Dieting also has several side effects that don’t help with the intended goal of the diet. Side effects like binge eating, developing eating disorders, eating when not hungry, emotional eating, and eating simply because food is present.
So why do we keep dieting?
It’s that initial rush. Losing those first few pounds is exhilarating and it gives you a feeling of accomplishment. For the first 6 – 12 months, a diet works. People who diet can lose 10% of their body weight during those first months. However, the weight will be back. One study examined women who lost weight during a 6-month weight loss program and found that after 5 years, the average weight of the women was 7.9 pounds heavier than their starting weight.
Then, there’s the diet industry. The diet industry wants you to believe that your weight is a behavior that you can control. But, weight is not a behavior. It is a consequence resulting from a variety of factors such as genetics, age, gender, and lifestyle. The diet industry wants you to believe that you have direct control over every single pound because they want you to keep coming back for more diets to the tune of billions of dollars every year. Dieting promises are wrapped in messages that dieting is the answer to many things – health, happiness, illness, and more.
But if not dieting, then what?
Focus on health, not on weight. No matter a person’s size, health can be improved by making changes toward healthier habits. A study from 2012 looked at the association between healthy lifestyle habits and mortality. The healthy lifestyle habits were eating 5 or more fruits and vegetables per day, exercising regularly, moderate alcohol consumption, and not smoking. This study took the weight, based on Body Mass Index, of the individual into consideration and concluded that adopting healthy lifestyle habits decreased mortality no matter what the person’s weight happened to be. In fact, if all 4 healthy lifestyle habits were adopted, the risk of death was almost the same, regardless of weight.
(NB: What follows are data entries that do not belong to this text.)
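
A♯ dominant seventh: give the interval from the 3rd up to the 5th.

minor third

A♯7 (A♯ dominant seventh): A♯-C𝄪-E♯-G♯.
The 3rd is C𝄪 and the 5th is E♯.
From C𝄪 to E♯: 3 semitones over a third = minor.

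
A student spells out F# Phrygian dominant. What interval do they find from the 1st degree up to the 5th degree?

perfect 5th

Spelling F# Phrygian dominant: F# G A# B C# D E.
So we need the interval from F# up to C#.
F# up to C# spans 5 letter names and 7 semitones — a perfect fifth.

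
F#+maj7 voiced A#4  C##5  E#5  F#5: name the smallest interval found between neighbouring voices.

Adjacent intervals: A#4→C##5 = major third; C##5→E#5 = minor third; E#5→F#5 = minor second.
The smallest is E#5 to F#5, a minor second (1 semitone).

minor second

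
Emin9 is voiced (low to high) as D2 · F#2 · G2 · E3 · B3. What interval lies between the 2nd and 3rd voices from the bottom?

m2

Those voices are F#2 and G2.
2 letter names make it a second; at 1 semitone (a half step narrower than major) the quality is minor.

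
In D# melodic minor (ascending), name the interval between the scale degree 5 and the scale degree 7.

D# melodic minor: D# E# F# G# A# B# C##.
Scale degree 5 = A#; degree 7 = C##.
Counting 3 letters and 4 half steps from A# gives a major third.

major third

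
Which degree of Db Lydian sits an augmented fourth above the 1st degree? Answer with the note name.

The scale is Db Eb F G Ab Bb C.
The 1st degree is Db; an augmented fourth above that is G — scale degree 4.

G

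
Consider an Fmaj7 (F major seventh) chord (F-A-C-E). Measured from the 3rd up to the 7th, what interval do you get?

P5

That puts A below E.
From A to E is 7 semitones, exactly the perfect fifth.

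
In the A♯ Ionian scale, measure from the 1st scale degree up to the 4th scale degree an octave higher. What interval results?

The scale runs A♯ B♯ C𝄪 D♯ E♯ F𝄪 G𝄪.
That puts A♯ below D♯.
A♯ up to D♯ spans 11 letter names and 17 semitones — a perfect eleventh.

perfect 11th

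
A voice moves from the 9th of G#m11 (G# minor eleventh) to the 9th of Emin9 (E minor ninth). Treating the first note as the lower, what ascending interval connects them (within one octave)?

minor sixth

The 9th of G#m11 (G# minor eleventh) is A#; the 9th of Emin9 (E minor ninth) is F#.
A# up to F# is 8 semitones, a half step narrower than a major sixth, so the interval is minor.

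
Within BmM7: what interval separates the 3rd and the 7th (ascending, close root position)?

augmented fifth

B minor-major seventh is spelled B D F# A#.
The 3rd is D and the 7th is A#.
5 letter names make it a fifth; at 8 semitones (a half step wider than perfect) the quality is augmented.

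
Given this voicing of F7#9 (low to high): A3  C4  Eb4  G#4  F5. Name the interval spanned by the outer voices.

minor thirteenth

The outer voices are A3 and F5.
13 letter names make it a thirteenth; at 20 semitones (a half step narrower than major) the quality is minor.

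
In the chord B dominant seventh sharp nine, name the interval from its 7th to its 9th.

Spelling the chord: B D# F# A C##.
7th = A; 9th = C##.
From A to C##: 5 semitones over a third = augmented.

augmented third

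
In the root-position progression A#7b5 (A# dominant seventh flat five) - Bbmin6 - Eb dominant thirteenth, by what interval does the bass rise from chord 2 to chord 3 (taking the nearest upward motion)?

The roots are Bb and Eb.
Counting 4 letters and 5 half steps from Bb gives a perfect fourth.

P4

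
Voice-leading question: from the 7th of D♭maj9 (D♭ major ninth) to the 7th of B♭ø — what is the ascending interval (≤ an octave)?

minor 6th

The 7th of D♭maj9 (D♭ major ninth) is C; the 7th of B♭ø is A♭.
6 letter names make it a sixth; at 8 semitones (a half step narrower than major) the quality is minor.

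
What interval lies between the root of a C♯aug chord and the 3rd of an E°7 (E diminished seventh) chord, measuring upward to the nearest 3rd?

d5

The root of C♯aug is C♯; the 3rd of E°7 (E diminished seventh) is G.
C♯ up to G is 6 semitones, a half step narrower than a perfect fifth, so the interval is diminished.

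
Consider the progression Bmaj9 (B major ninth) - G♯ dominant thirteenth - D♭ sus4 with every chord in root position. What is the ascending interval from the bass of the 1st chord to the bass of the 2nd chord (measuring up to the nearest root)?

The roots are B and G♯.
Counting 6 letters and 9 half steps from B gives a major sixth.

major sixth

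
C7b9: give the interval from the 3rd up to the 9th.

C7b9 is spelled C, E, G, Bb, Db.
That puts E below Db.
From E to Db: 9 semitones over a seventh = diminished.

d7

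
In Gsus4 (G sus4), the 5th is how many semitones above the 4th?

2

The chord tones of G sus4 are G–C–D.
C to D is a major second: 2 semitones.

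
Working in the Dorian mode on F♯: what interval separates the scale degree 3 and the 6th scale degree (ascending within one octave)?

Spelling the Dorian mode on F♯: F♯ G♯ A B C♯ D♯ E.
The scale degree 3 is A and the scale degree 6 is D♯.
4 letter names make it a fourth; at 6 semitones (a half step wider than perfect) the quality is augmented.

augmented fourth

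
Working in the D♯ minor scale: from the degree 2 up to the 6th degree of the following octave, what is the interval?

diminished 12th

The scale runs D♯ E♯ F♯ G♯ A♯ B C♯.
Degree 2 = E♯; degree 6 (up an octave) = B.
12 letter names make it a twelfth; at 18 semitones (a half step narrower than perfect) the quality is diminished.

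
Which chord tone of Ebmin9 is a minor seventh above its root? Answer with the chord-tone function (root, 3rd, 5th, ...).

7th

Ebmin9: Eb, Gb, Bb, Db, F.
The root is Eb. A minor seventh above Eb is Db.
Db is the chord's 7th.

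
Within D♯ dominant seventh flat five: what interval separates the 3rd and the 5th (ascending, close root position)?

The chord tones of D♯7b5 are D♯-F𝄪-A-C♯.
That puts F𝄪 below A.
F𝄪 up to A is 2 semitones, a whole step narrower than a major third, so the interval is diminished.

diminished 3rd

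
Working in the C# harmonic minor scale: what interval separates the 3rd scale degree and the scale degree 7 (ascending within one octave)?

A5

Spelling the C# harmonic minor scale: C# D# E F# G# A B#.
So we need the interval from E up to B#.
E up to B# is 8 semitones, a half step wider than a perfect fifth, so the interval is augmented.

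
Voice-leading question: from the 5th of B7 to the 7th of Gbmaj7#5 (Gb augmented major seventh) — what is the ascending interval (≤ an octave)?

diminished octave

B7 has F# as its 5th, and Gbmaj7#5 (Gb augmented major seventh) has F as its 7th.
F# up to F is 11 semitones, a half step narrower than a perfect octave, so the interval is diminished.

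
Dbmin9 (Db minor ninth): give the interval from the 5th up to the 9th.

P5

The chord tones of Dbmin9 are Db Fb Ab Cb Eb.
So we need the interval from Ab up to Eb.
Ab up to Eb spans 5 letter names and 7 semitones — a perfect fifth.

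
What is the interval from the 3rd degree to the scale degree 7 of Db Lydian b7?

Spelling Db Lydian b7: Db Eb F G Ab Bb Cb.
3rd degree = F; degree 7 = Cb.
5 letter names make it a fifth; at 6 semitones (a half step narrower than perfect) the quality is diminished.

d5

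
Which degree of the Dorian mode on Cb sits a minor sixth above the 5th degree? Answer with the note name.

The scale is Cb Db Ebb Fb Gb Ab Bbb.
The 5th degree is Gb; a minor sixth above that is Ebb — scale degree 3.

Ebb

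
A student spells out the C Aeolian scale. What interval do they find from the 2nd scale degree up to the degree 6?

diminished fifth

The scale runs C D Eb F G Ab Bb.
So we need the interval from D up to Ab.
From D to Ab: 6 semitones over a fifth = diminished.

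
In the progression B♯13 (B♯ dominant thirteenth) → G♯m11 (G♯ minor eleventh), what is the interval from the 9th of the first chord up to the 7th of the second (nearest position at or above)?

d4

The 9th of B♯13 (B♯ dominant thirteenth) is C𝄪; the 7th of G♯m11 (G♯ minor eleventh) is F♯.
From C𝄪 to F♯: 4 semitones over a fourth = diminished.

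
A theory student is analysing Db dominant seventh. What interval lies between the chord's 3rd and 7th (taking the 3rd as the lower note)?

diminished 5th

Db7: Db–F–Ab–Cb.
3rd = F; 7th = Cb.
5 letter names make it a fifth; at 6 semitones (a half step narrower than perfect) the quality is diminished.
That tritone between 3rd and 7th is what gives the dominant seventh its pull toward resolution.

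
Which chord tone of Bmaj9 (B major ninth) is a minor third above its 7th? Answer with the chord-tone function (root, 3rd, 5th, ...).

9th

Bmaj9 is spelled B-D#-F#-A#-C#.
The 7th is A#. A minor third above A# is C#.
C# is the chord's 9th.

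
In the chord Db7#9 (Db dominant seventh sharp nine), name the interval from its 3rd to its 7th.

diminished fifth

Spelling the chord: Db-F-Ab-Cb-E.
So we need the interval from F up to Cb.
5 letter names make it a fifth; at 6 semitones (a half step narrower than perfect) the quality is diminished.
This 3–7 tritone is the characteristic tension at the heart of the dominant sound.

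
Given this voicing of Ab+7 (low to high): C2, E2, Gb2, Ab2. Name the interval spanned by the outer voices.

The outer voices are C2 and Ab2.
6 letter names make it a sixth; at 8 semitones (a half step narrower than major) the quality is minor.

minor sixth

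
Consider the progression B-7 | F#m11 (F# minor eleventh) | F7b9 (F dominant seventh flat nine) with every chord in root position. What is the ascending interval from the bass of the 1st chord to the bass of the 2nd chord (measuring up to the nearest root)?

perfect fifth

The roots are B and F#.
From B to F# is 7 semitones, exactly the perfect fifth.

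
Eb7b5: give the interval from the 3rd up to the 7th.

Eb dominant seventh flat five: Eb G Bbb Db.
3rd = G; 7th = Db.
5 letter names make it a fifth; at 6 semitones (a half step narrower than perfect) the quality is diminished.

d5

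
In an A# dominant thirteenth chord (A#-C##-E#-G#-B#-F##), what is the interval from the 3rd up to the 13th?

3rd = C##; 13th = F##.
From C## to F## is 17 semitones, exactly the perfect eleventh.

perfect 11th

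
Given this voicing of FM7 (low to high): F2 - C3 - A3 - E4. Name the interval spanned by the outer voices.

M14

The outer voices are F2 and E4.
Counting 14 letters and 23 half steps from F gives a major fourteenth.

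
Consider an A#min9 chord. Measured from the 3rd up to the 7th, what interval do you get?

perfect fifth

Spelling the chord: A#-C#-E#-G#-B#.
3rd = C#; 7th = G#.
C# up to G# spans 5 letter names and 7 semitones — a perfect fifth.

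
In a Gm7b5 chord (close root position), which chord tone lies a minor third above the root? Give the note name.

Spelling the chord: G, B♭, D♭, F.
The root is G. A minor third above G is B♭.
B♭ is the chord's 3rd.

Bb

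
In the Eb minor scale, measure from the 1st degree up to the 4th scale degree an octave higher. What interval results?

Eb natural minor: Eb F Gb Ab Bb Cb Db.
So we need the interval from Eb up to Ab.
From Eb to Ab is 17 semitones, exactly the perfect eleventh.

perfect 11th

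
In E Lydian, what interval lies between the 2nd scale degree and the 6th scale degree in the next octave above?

Spelling E Lydian: E F# G# A# B C# D#.
So we need the interval from F# up to C#.
Counting 12 letters and 19 half steps from F# gives a perfect twelfth.

perfect twelfth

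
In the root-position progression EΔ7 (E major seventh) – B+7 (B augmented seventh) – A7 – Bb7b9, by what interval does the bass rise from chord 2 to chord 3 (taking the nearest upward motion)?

The roots are B and A.
7 letter names make it a seventh; at 10 semitones (a half step narrower than major) the quality is minor.

m7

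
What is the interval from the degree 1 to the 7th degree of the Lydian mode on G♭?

major seventh

The scale runs G♭ A♭ B♭ C D♭ E♭ F.
That puts G♭ below F.
Counting 7 letters and 11 half steps from G♭ gives a major seventh.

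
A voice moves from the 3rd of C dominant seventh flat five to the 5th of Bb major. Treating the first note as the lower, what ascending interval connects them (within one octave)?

The 3rd of C dominant seventh flat five is E; the 5th of Bb major is F.
2 letter names make it a second; at 1 semitone (a half step narrower than major) the quality is minor.

minor second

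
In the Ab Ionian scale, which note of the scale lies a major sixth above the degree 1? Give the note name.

The scale is Ab Bb C Db Eb F G.
The degree 1 is Ab; a major sixth above that is F — scale degree 6.

F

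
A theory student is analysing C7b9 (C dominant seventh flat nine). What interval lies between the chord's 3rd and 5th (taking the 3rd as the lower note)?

m3

C7b9 is spelled C-E-G-B♭-D♭.
So we need the interval from E up to G.
E up to G is 3 semitones, a half step narrower than a major third, so the interval is minor.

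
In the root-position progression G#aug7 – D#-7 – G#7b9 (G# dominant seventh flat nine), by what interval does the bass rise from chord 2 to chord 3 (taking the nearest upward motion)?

perfect fourth

The roots are D# and G#.
Counting 4 letters and 5 half steps from D# gives a perfect fourth.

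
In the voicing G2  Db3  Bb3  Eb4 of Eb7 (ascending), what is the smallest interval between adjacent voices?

Adjacent intervals: G2→Db3 = diminished fifth; Db3→Bb3 = major sixth; Bb3→Eb4 = perfect fourth.
The smallest is Bb3 to Eb4, a perfect fourth (5 semitones).

P4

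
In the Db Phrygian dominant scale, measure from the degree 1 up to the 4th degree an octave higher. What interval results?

The scale runs Db Ebb F Gb Ab Bbb Cb.
That puts Db below Gb.
Db up to Gb spans 11 letter names and 17 semitones — a perfect eleventh.

perfect 11th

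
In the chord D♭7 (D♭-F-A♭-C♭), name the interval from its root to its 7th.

minor seventh

So we need the interval from D♭ up to C♭.
7 letter names make it a seventh; at 10 semitones (a half step narrower than major) the quality is minor.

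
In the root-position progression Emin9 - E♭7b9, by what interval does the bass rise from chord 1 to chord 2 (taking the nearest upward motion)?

diminished octave

The roots are E and E♭.
E up to E♭ is 11 semitones, a half step narrower than a perfect octave, so the interval is diminished.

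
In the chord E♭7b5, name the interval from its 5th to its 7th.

M3

E♭7b5: E♭ G B𝄫 D♭.
So we need the interval from B𝄫 up to D♭.
From B𝄫 to D♭ is 4 semitones, exactly the major third.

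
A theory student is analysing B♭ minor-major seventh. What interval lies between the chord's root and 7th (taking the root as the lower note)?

Spelling the chord: B♭-D♭-F-A.
So we need the interval from B♭ up to A.
From B♭ to A is 11 semitones, exactly the major seventh.

major 7th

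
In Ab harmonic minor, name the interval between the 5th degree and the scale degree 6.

Spelling Ab harmonic minor: Ab Bb Cb Db Eb Fb G.
So we need the interval from Eb up to Fb.
Eb up to Fb is 1 semitone, a half step narrower than a major second, so the interval is minor.

minor 2nd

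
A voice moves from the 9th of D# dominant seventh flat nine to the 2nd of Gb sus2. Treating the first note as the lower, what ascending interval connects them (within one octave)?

diminished 4th

The 9th of D# dominant seventh flat nine is E; the 2nd of Gb sus2 is Ab.
4 letter names make it a fourth; at 4 semitones (a half step narrower than perfect) the quality is diminished.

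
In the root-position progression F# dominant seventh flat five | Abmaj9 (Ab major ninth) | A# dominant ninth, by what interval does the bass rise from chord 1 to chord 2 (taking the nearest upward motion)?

The roots are F# and Ab.
3 letter names make it a third; at 2 semitones (a whole step narrower than major) the quality is diminished.

diminished third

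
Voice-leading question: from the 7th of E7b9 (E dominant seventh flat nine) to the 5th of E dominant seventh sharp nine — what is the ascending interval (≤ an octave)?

major sixth

E7b9 (E dominant seventh flat nine) has D as its 7th, and E dominant seventh sharp nine has B as its 5th.
D up to B spans 6 letter names and 9 semitones — a major sixth.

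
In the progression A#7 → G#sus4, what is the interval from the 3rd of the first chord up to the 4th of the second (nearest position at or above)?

diminished octave

A#7 has C## as its 3rd, and G#sus4 has C# as its 4th.
C## up to C# is 11 semitones, a half step narrower than a perfect octave, so the interval is diminished.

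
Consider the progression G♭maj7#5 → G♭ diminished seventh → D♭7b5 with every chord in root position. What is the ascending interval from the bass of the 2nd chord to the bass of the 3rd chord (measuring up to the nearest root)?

The roots are G♭ and D♭.
G♭ up to D♭ spans 5 letter names and 7 semitones — a perfect fifth.

P5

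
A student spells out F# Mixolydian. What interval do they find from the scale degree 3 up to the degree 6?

perfect fourth

F# mixolydian: F# G# A# B C# D# E.
That puts A# below D#.
A# up to D# spans 4 letter names and 5 semitones — a perfect fourth.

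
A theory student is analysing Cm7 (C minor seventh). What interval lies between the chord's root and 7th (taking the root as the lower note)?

minor seventh

Spelling the chord: C, E♭, G, B♭.
The root is C and the 7th is B♭.
C up to B♭ is 10 semitones, a half step narrower than a major seventh, so the interval is minor.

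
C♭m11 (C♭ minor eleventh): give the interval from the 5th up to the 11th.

minor seventh

C♭m11 (C♭ minor eleventh): C♭ E𝄫 G♭ B𝄫 D♭ F♭.
The 5th is G♭ and the 11th is F♭.
7 letter names make it a seventh; at 10 semitones (a half step narrower than major) the quality is minor.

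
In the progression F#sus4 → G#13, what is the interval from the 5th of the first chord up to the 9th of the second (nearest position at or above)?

major sixth

F#sus4 has C# as its 5th, and G#13 has A# as its 9th.
C# up to A# spans 6 letter names and 9 semitones — a major sixth.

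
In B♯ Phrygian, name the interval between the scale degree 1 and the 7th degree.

Spelling B♯ Phrygian: B♯ C♯ D♯ E♯ F𝄪 G♯ A♯.
The scale degree 1 is B♯ and the degree 7 is A♯.
B♯ up to A♯ is 10 semitones, a half step narrower than a major seventh, so the interval is minor.

minor seventh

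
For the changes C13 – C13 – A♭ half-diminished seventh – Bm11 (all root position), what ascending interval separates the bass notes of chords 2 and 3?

The roots are C and A♭.
From C to A♭: 8 semitones over a sixth = minor.

m6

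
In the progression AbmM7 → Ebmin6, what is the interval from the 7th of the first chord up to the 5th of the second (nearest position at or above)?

m3

AbmM7 has G as its 7th, and Ebmin6 has Bb as its 5th.
G up to Bb is 3 semitones, a half step narrower than a major third, so the interval is minor.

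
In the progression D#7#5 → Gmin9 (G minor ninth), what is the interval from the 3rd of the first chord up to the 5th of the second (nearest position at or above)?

diminished sixth

D#7#5 has F## as its 3rd, and Gmin9 (G minor ninth) has D as its 5th.
From F## to D: 7 semitones over a sixth = diminished.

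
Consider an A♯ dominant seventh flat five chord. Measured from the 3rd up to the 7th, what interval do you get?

diminished fifth

Spelling the chord: A♯ C𝄪 E G♯.
The 3rd is C𝄪 and the 7th is G♯.
From C𝄪 to G♯: 6 semitones over a fifth = diminished.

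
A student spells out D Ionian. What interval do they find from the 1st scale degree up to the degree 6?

D major: D E F♯ G A B C♯.
The 1st scale degree is D and the 6th scale degree is B.
From D to B is 9 semitones, exactly the major sixth.

major 6th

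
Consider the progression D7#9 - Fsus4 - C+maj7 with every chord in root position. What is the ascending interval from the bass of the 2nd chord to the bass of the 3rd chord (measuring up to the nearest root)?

The roots are F and C.
Counting 5 letters and 7 half steps from F gives a perfect fifth.

perfect fifth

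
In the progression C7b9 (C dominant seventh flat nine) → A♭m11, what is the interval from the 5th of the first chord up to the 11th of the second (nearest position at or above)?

diminished 5th

C7b9 (C dominant seventh flat nine) has G as its 5th, and A♭m11 has D♭ as its 11th.
5 letter names make it a fifth; at 6 semitones (a half step narrower than perfect) the quality is diminished.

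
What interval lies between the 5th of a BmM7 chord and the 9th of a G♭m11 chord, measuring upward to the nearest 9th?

BmM7 has F♯ as its 5th, and G♭m11 has A♭ as its 9th.
From F♯ to A♭: 2 semitones over a third = diminished.

diminished 3rd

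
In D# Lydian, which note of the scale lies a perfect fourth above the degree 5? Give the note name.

D#

The scale is D# E# F## G## A# B# C##.
The degree 5 is A#; a perfect fourth above that is D# — scale degree 1.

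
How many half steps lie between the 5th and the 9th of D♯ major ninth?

7

D♯maj9 is spelled D♯-F𝄪-A♯-C𝄪-E♯.
A♯ to E♯ is a perfect fifth: 7 semitones.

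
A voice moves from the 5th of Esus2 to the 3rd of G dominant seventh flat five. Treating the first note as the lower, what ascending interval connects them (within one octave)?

P1

Esus2 has B as its 5th, and G dominant seventh flat five has B as its 3rd.
From B to B is 0 semitones, exactly the perfect unison.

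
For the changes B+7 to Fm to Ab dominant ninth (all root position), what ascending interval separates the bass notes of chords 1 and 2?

diminished fifth

The roots are B and F.
5 letter names make it a fifth; at 6 semitones (a half step narrower than perfect) the quality is diminished.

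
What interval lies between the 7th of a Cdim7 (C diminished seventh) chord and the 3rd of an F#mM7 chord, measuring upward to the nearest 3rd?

augmented 7th

Cdim7 (C diminished seventh) has Bbb as its 7th, and F#mM7 has A as its 3rd.
Bbb up to A is 12 semitones, a half step wider than a major seventh, so the interval is augmented.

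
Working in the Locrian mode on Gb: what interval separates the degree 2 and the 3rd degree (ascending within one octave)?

major second

The scale runs Gb Abb Bbb Cb Dbb Ebb Fb.
The degree 2 is Abb and the scale degree 3 is Bbb.
Abb up to Bbb spans 2 letter names and 2 semitones — a major second.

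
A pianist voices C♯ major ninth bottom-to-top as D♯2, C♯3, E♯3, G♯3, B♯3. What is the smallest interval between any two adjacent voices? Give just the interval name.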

Recognize that your weight does not show how healthy you are or aren’t. The number on the scale does not show the full picture of health. Is a thin person who does not eat any vegetables and who does not participate in physical activity any healthier than a larger person who exercises regularly and gets at least 5 servings of fruits and veggies per day? Absolutely not.
Center your health and wellness goals on your values. A value is a lifestyle change that you want to make because it matters to you. Why does it matter? Figure out the meaning and purpose behind the changes that you want to make. This will help you create health and wellness goals based on your values. It’s perfectly okay if this starts with a desire to lose weight. Why do you want to lose weight? Explore this question. Your why can’t be feeling words. Your why can’t be “I want to lose weight so that I feel better.” Look deeper – what is it about losing weight that would make you feel better? Maybe you feel better because when you lose weight, you’re eating better and when you eat better, you feel better. You feel better because you’re properly nourishing your body. With this lens, the value is nourishing your body. Once you identify your values, your can start making an action plan to get there.
Foster GD, Wadden TA, Kendall PC, Stunkard AJ, & Vogt RA. (1995). Psychological effects of weight loss and regain: a prospective evaluation. J Consult Cin Psychol, 64(4), 752-757.
Mann T, Tomiyama AJ, Westling, Lew AM, Samuels B, & Chatman J. (2007). Medicare’s search for effective obesity treatments: Diets are not the answer. American Psychologist, 62(3), 220-233.
Matheson E, King DE, & Everett CJ. (2012). Healthy Lifestyle Habits and Mortality in Overweight and Obese Individuals. J Am Board Fam Med, 25(1), 9-15.